Dari Jeddah kami berangkat pukul 07.00 pagi. Jalan raya antar kota di Saudi seperti jalan toll di Jakarta, dengan kualitas jalan yang mulus, rata, dan lurus. Jalan berkelok-kelok cuma kita jumpai ketika memasuki Taif, setelah kota Makkah. Selebihnya lurus terus. Kecepatan kami rata-rata 160 Km/jam, walaupun sepanjang jalan ga ada guncangan, serasa naik pesawat aja, tetap saya ga bisa tidur dengan tenang. Kecepatannya itu loh, istighfar aja banyak-banyak. Kecepatan maksimum yang dibolehkan adalah 120 km/jam. Kendaraan kami cuma melambat, ketika mendekati check point atau kalau terlihat ada mobil patroli polisi. Di sepanjang jalan raya menuju Riyadh, sangat banyak check point. Kendaraan berjalan lambat ketika mendekati check point, Polisi Cuma melongok ke mobil, jika mencurigakan baru dia minta check kartu identitas. Di perjalanan ini, hanya sekali kami dihentikan untuk check id, ketika memasuki gerbang kota Riyadh. Cuma bawa fotocopy passport dan Visa, bikin saya was-was juga, tapi Alhamdulillah polisinya ga rese, dan kami bisa terus memasuki kota Riyadh. Jarak 850 Kilometer Jeddah-Riyadh, dua kali kami berhenti untuk isi bensin. Di isi penuh untuk setiap 300 Kilometer. Dan sepertinya setiap jarak 100-200 Km ada tempat peristirahatan dan sekaligus pom bensin. Sepanjang jalan raya juga dipagari pinggirannya. Karena di sepanjang jalan, di padang pasir, banyak kawanan unta yang dilepas berkeliaran oleh pemiliknya. Malahan, ketika mobil kami tiba-tiba melambat, seperti biasa saya kira ada check point, ternyata ada 2 ekor unta yang lepas ke jalan raya. Polisi mengawal unta tersebut untuk digiring keluar jalan raya. Sayang ga sempat saya foto momen itu, lagian takut juga sih, ada polisi gitu loh… wekekeke...

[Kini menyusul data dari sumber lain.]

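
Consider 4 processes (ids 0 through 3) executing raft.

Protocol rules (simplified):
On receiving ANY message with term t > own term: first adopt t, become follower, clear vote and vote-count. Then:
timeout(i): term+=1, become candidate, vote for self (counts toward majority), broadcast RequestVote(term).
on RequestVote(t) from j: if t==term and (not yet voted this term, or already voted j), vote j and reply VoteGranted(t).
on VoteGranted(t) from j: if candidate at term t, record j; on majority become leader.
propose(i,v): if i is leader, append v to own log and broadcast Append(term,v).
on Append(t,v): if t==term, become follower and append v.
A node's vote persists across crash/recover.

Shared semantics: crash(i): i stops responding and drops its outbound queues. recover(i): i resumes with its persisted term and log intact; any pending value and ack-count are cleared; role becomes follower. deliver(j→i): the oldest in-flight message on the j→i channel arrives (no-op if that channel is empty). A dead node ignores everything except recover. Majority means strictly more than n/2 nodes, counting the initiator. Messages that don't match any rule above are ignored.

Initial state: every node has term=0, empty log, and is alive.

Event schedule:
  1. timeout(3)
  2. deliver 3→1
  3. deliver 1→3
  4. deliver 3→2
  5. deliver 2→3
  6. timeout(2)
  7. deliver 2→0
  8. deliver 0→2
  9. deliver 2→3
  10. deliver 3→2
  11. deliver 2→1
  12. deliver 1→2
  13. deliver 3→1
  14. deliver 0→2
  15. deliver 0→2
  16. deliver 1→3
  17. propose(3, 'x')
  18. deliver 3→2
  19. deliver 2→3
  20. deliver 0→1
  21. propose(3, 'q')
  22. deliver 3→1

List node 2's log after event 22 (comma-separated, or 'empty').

after 1 — timeout(3): n3:cand/t1/[-]
after 2 — deliver 3→1: n1:foll/t1/[-]
after 3 — deliver 1→3: ·
after 4 — deliver 3→2: n2:foll/t1/[-]
after 5 — deliver 2→3: n3:lead/t1/[-]
after 6 — timeout(2): n2:cand/t2/[-]
after 7 — deliver 2→0: n0:foll/t2/[-]
after 8 — deliver 0→2: ·
after 9 — deliver 2→3: n3:foll/t2/[-]
after 10 — deliver 3→2: n2:lead/t2/[-]
after 11 — deliver 2→1: n1:foll/t2/[-]
after 12 — deliver 1→2: ·
after 13 — deliver 3→1: ·
after 14 — deliver 0→2: ·
after 15 — deliver 0→2: ·
after 16 — deliver 1→3: ·
after 17 — propose(3,'x'): ·
after 18 — deliver 3→2: ·
after 19 — deliver 2→3: ·
after 20 — deliver 0→1: ·
after 21 — propose(3,'q'): ·
after 22 — deliver 3→1: ·

empty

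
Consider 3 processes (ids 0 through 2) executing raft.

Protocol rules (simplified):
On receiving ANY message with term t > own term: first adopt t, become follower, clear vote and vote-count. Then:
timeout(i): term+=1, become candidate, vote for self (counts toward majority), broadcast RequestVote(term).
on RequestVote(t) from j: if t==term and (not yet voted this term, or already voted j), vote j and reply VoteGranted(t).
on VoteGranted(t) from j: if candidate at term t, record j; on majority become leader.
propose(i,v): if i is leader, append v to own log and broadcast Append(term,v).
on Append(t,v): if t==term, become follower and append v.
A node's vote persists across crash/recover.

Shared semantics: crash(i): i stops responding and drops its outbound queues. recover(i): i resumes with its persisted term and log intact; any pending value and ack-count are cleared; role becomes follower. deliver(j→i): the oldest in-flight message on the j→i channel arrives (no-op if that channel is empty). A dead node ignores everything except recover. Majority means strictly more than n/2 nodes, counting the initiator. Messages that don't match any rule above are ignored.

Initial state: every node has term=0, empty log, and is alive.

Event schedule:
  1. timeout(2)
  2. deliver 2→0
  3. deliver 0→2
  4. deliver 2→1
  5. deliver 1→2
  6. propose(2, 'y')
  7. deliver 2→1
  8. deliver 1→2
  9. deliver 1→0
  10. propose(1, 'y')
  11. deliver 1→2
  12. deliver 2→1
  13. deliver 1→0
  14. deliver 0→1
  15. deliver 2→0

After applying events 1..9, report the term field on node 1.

1

e1 timeout(2): 2[cand,t=1,-]
e2 deliver 2→0: 0[foll,t=1,-]
e3 deliver 0→2: 2[lead,t=1,-]
e4 deliver 2→1: 1[foll,t=1,-]
e5 deliver 1→2: ·
e6 propose(2,'y'): 2[lead,t=1,y]
e7 deliver 2→1: 1[foll,t=1,y]
e8 deliver 1→2: ·
e9 deliver 1→0: ·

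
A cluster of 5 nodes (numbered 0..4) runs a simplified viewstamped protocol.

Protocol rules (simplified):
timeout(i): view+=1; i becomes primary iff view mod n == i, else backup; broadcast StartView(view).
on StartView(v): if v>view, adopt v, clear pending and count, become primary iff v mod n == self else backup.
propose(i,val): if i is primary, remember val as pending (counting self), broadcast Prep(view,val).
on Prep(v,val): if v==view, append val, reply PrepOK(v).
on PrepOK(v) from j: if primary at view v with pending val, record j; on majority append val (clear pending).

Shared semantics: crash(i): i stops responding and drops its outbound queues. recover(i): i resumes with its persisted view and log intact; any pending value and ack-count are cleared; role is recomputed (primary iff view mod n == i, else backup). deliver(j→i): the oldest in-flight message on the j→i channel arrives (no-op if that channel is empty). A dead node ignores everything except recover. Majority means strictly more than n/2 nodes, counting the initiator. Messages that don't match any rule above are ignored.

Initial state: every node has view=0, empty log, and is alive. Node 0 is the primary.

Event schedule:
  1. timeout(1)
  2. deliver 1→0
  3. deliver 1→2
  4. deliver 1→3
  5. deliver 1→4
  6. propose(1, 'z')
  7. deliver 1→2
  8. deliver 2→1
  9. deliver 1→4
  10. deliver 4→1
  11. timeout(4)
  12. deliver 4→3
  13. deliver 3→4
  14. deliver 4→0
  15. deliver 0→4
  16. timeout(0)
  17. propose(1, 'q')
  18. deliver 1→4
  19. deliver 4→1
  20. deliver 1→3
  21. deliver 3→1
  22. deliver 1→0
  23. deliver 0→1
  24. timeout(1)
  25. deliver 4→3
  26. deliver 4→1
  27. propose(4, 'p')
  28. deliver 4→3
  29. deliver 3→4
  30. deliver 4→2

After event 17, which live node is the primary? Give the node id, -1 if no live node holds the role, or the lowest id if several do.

e1 timeout(1): 1[prim,v=1,-]
e2 deliver 1→0: 0[back,v=1,-]
e3 deliver 1→2: 2[back,v=1,-]
e4 deliver 1→3: 3[back,v=1,-]
e5 deliver 1→4: 4[back,v=1,-]
e6 propose(1,'z'): ·
e7 deliver 1→2: 2[back,v=1,z]
e8 deliver 2→1: ·
e9 deliver 1→4: 4[back,v=1,z]
e10 deliver 4→1: 1[prim,v=1,z]
e11 timeout(4): 4[back,v=2,z]
e12 deliver 4→3: 3[back,v=2,-]
e13 deliver 3→4: ·
e14 deliver 4→0: 0[back,v=2,-]
e15 deliver 0→4: ·
e16 timeout(0): 0[back,v=3,-]
e17 propose(1,'q'): ·

1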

Tiba di Riyadh pukul 14.30, kami mengambil passport dengan visa Bahrain, istirahat sebentar dan melanjutkan sisa 450 Kilometer ke Manama, Bahrain. Berangkat sekitar pukul 16.30 tiba diperbatasan Saudi sebelum memasuki King Fahd Causeway pukul 21.00. Passport control seperti gerbang jalan toll, dari dalam mobil cukup nyodorin passport ke petugas. Setelah dapat cap exit di sisi imigrasi Saudi, sekitar 10 meter kemudian passport control Imigrasi Bahrain. Mobil disuruh berhenti dan dicheck oleh petugas imigrasi Bahrain, untuk mengantisipasi penyelundupan. Setelah lolos dari passport control kami akhirnya memasuki King Fahd causeway. Causeway adalah istilah untuk jalan yang dibangun dari tanah yang ditinggikan, biasanya jalan yang dibangun di atas air atau tanah rawa. Jalan raya yang menghubungkan mainland Saudi Arabia dengan pulau Bahrain, terbentang sejauh 25 Kilometer melintas di atas laut. Survey pembangunan jalan ini dimulai pada 1968, dan konstruksi dimulai 1981 hingga resmi dibuka pada 1986 oleh Raja Fahd dari Saudi dan Raja Bahrain, Shaikh Isa bin Salman Al Khalifa.
Bahrain sangat berbeda dengan tetangganya yang sangat ketat menerapkan syariat Islam, Saudi Arabia. Bahrain yang mayoritas penduduknya adalah Syiah, diperintah oleh keluarga Al Khalifah yang Sunni. Saya amati, penduduknya terlihat lebih banyak pekerja pendatang dari India/Pakistan dan Filipina. Bahrain lebih terbuka, abaya tidak wajib, sehingga biasa terlihat wanita tidak berjilbab layaknya di Indonesia. Bahrain menjadi tempat pelarian orang Saudi dan para expat Saudi yang haus akan hiburan malam. Di Manama berjamuran night club, diskotik, dan tempat pijat. Minuman beralkohol boleh beredar di diskotik. Hotel juga sangat banyak. Bahrain juga mengandalkan sektor pariwisata sebagai sumber pemasukan mereka. Salah satunya dengan penyelenggaraan lomba balap mobil Formula satu, GP Bahrain. Tapi saat ini, situasi juga sedang ‘memanas’ di Bahrain, dengan munculnya kelompok-kelompok demonstran dari kelompok mayoritas Syiah, yang menantang Monarki Sunni. Kelompok Syiah itu, rumornya disupport oleh Iran. Bulan lalu, ketika Raja Abdullah dari Saudi, pulang setelah berobat dari Amerika, Raja Bahrain turut serta menyambut sang Raja di bandara Saudi. Tidak lama setelah itu, Saudi mengirimkan pasukan bersenjatanya menyeberang ke Bahrain, untuk membantu menghalau kemungkinan kekacauan demonstran. Selain itu terlihat juga banyak patroli polisi Pakistan dan India di jalan-jalan kota Manama. Loh kok ada polisi Pakistan dan India? Dari info yang saya dengar, bahwa beberapa minggu lalu, terjadi bentrok antara pendatang Pakistan dan Bengali (India), sehingga Pemerintah Bahrain meminta kedua Negara tersebut untuk mengirimkan pasukan pengamanannya.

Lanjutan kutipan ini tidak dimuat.